As he cast his vote in favor of Samuel Alito today, Republican Sen. Lindsey Graham asked, "What did you expect President Bush to do when he won?"
It's a fair question, we suppose, just not a particularly relevant one in the context of how senators vote on Alito's nomination. Yes, George W. Bush made it clear as a candidate that he'd appoint Supreme Court justices "in the mold" of Antonin Scalia and Clarence Thomas. By nominating Alito, the president has pretty plainly kept that promise. He has picked a man who has said that he personally believes "very strongly" that there's no right to an abortion in the U.S. Constitution, who won't say whether he still thinks that way, and who dances around the question of whether Roe v. Wade is settled law but hints -- with the code words "inexorable command" -- that he thinks that it's not.
So yes, Sen. Graham, Samuel Alito is pretty much what we expected from Bush. That means that people who voted for Bush in 2000 and 2004 maybe ought to ask themselves today if they weighed things correctly then. If you want to see abortion rights protected -- as a substantial majority of the American public does -- but you voted for Bush because you really liked your tax cuts or you thought Bush would keep you safe or you just didn't trust John Kerry, well, how are you feeling today? Was the trade-off worth it? What did you expect President Bush to do when he won?
Those are fair questions to put to Bush supporters today. But as we said, we have a hard time seeing how they have much of a bearing on the way Democrats ought to vote on Alito's nomination. It's probably safe to assume that neither Patrick Leahy nor Joe Biden nor Ted Kennedy nor Dianne Feinstein voted for Bush. They knew what to expect from him, and they didn't like it. Neither did their constituents, which explains a lot about why Leahy and Biden and Kennedy and Feinstein keep getting reelected and why Vermont and Delaware and Massachusetts and California stayed blue in 2004.

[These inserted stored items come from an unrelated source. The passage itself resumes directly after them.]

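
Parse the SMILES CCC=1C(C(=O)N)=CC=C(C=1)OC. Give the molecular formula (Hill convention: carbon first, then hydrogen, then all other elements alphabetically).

C10H13NO2

Walk through each heavy atom and fill implicit hydrogens from standard valence (C 4, N 3, O 2, S 2, halogen 1):
  atom 1: C, bond orders sum to 1 (valence 4) → 3 H
  atom 2: C, bond orders sum to 2 (valence 4) → 2 H
  atom 3: C, bond orders sum to 4 (valence 4) → 0 H
  atom 4: C, bond orders sum to 4 (valence 4) → 0 H
  atom 5: C, bond orders sum to 4 (valence 4) → 0 H
  atom 6: O, bond orders sum to 2 (valence 2) → 0 H
  atom 7: N, bond orders sum to 1 (valence 3) → 2 H
  atom 8: C, bond orders sum to 3 (valence 4) → 1 H
  atom 9: C, bond orders sum to 3 (valence 4) → 1 H
  atom 10: C, bond orders sum to 4 (valence 4) → 0 H
  atom 11: C, bond orders sum to 3 (valence 4) → 1 H
  atom 12: O, bond orders sum to 2 (valence 2) → 0 H
  atom 13: C, bond orders sum to 1 (valence 4) → 3 H
Totals → C:10, H:13, N:1, O:2.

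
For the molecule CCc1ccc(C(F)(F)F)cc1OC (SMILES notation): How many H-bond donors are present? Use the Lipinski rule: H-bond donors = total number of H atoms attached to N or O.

0

Donors: find every N or O and count the H atoms it carries.
  atom 13 (O): bond orders sum to 2 → 0 H
Lipinski HBD = 0.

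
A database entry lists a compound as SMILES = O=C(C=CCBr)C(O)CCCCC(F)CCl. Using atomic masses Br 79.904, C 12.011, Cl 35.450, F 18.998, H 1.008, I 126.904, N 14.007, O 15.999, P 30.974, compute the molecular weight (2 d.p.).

First, the molecular formula is C11H17BrClFO2 (counting implicit H from valence).
  Br: 1 × 79.904 = 79.904
  C: 11 × 12.011 = 132.121
  Cl: 1 × 35.450 = 35.450
  F: 1 × 18.998 = 18.998
  H: 17 × 1.008 = 17.136
  O: 2 × 15.999 = 31.998
Sum: 1×79.904 + 11×12.011 + 1×35.450 + 1×18.998 + 17×1.008 + 2×15.999 = 315.607 → 315.61 g/mol.

315.61 g/mol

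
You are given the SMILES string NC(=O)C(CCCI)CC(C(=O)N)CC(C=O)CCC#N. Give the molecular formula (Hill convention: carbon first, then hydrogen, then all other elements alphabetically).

C14H22IN3O3

Walk through each heavy atom and fill implicit hydrogens from standard valence (C 4, N 3, O 2, S 2, halogen 1):
  atom 1: N, bond orders sum to 1 (valence 3) → 2 H
  atom 2: C, bond orders sum to 4 (valence 4) → 0 H
  atom 3: O, bond orders sum to 2 (valence 2) → 0 H
  atom 4: C, bond orders sum to 3 (valence 4) → 1 H
  atom 5: C, bond orders sum to 2 (valence 4) → 2 H
  atom 6: C, bond orders sum to 2 (valence 4) → 2 H
  atom 7: C, bond orders sum to 2 (valence 4) → 2 H
  atom 8: I (halogen, monovalent) → 0 H
  atom 9: C, bond orders sum to 2 (valence 4) → 2 H
  atom 10: C, bond orders sum to 3 (valence 4) → 1 H
  atom 11: C, bond orders sum to 4 (valence 4) → 0 H
  atom 12: O, bond orders sum to 2 (valence 2) → 0 H
  atom 13: N, bond orders sum to 1 (valence 3) → 2 H
  atom 14: C, bond orders sum to 2 (valence 4) → 2 H
  atom 15: C, bond orders sum to 3 (valence 4) → 1 H
  atom 16: C, bond orders sum to 3 (valence 4) → 1 H
  atom 17: O, bond orders sum to 2 (valence 2) → 0 H
  atom 18: C, bond orders sum to 2 (valence 4) → 2 H
  atom 19: C, bond orders sum to 2 (valence 4) → 2 H
  atom 20: C, bond orders sum to 4 (valence 4) → 0 H
  atom 21: N, bond orders sum to 3 (valence 3) → 0 H
Totals → C:14, H:22, I:1, N:3, O:3.
In Hill order: C14H22IN3O3.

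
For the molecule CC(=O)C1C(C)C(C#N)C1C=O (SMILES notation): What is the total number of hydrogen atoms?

Walk through each heavy atom and fill implicit hydrogens from standard valence (C 4, N 3, O 2, S 2, halogen 1):
  atom 1: C, bond orders sum to 1 (valence 4) → 3 H
  atom 2: C, bond orders sum to 4 (valence 4) → 0 H
  atom 3: O, bond orders sum to 2 (valence 2) → 0 H
  atom 4: C, bond orders sum to 3 (valence 4) → 1 H
  atom 5: C, bond orders sum to 3 (valence 4) → 1 H
  atom 6: C, bond orders sum to 1 (valence 4) → 3 H
  atom 7: C, bond orders sum to 3 (valence 4) → 1 H
  atom 8: C, bond orders sum to 4 (valence 4) → 0 H
  atom 9: N, bond orders sum to 3 (valence 3) → 0 H
  atom 10: C, bond orders sum to 3 (valence 4) → 1 H
  atom 11: C, bond orders sum to 3 (valence 4) → 1 H
  atom 12: O, bond orders sum to 2 (valence 2) → 0 H
Total hydrogens: 11.

11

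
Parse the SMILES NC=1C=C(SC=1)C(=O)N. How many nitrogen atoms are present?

Scan the SMILES for N atoms (remember two-letter symbols like Cl and Br are single atoms).
Nitrogen count: 2.

2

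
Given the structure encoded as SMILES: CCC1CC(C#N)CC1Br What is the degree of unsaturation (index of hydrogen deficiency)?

3

Molecular formula: C8H12BrN.
DoU = (2C + 2 + N − H − X) / 2, where X is the halogen count and O/S are ignored.
    = (2·8 + 2 + 1 − 12 − 1) / 2 = 6 / 2 = 3.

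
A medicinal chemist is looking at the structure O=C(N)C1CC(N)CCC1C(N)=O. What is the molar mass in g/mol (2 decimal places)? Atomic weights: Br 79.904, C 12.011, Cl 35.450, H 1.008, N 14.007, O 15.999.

First, the molecular formula is C8H15N3O2 (counting implicit H from valence).
  C: 8 × 12.011 = 96.088
  H: 15 × 1.008 = 15.120
  N: 3 × 14.007 = 42.021
  O: 2 × 15.999 = 31.998
Sum: 8×12.011 + 15×1.008 + 3×14.007 + 2×15.999 = 185.227 → 185.23 g/mol.

185.23 g/mol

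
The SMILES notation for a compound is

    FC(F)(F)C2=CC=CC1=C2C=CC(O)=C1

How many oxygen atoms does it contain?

Scan the SMILES for O atoms (remember two-letter symbols like Cl and Br are single atoms).
Oxygen count: 1.

1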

You can make an argument that the president is entitled to some senatorial deference when it comes to Cabinet picks. The guy runs the executive branch, so maybe there's a rebuttable presumption that he gets the people he wants to work for him there. But the judiciary isn't part of the executive branch. It's the independent third branch of government, and it's hard to articulate a reason why the Senate must defer to the president's judgment on how it should be staffed. So yes, Bush has nominated exactly the sort of nominee that Democrats probably expected. But that doesn't mean that they're bound -- legally, morally or otherwise -- to put such a nominee on the court.
To the contrary, most Democrats in the Senate have run for election and reelection by promising that they'd do what they could to prevent a president from packing the court with judges who will vote to overturn Roe. By voting against Alito -- as almost all of them now seem likely to do -- they're keeping their campaign promises just as surely as Bush did when he nominated him. As Feinstein put it today, "If one is pro-choice in this day and age, in this structure, one can't vote for Judge Alito. It is simply that simple."
Which is another way of saying: What did you expect Senate Democrats to do when they won?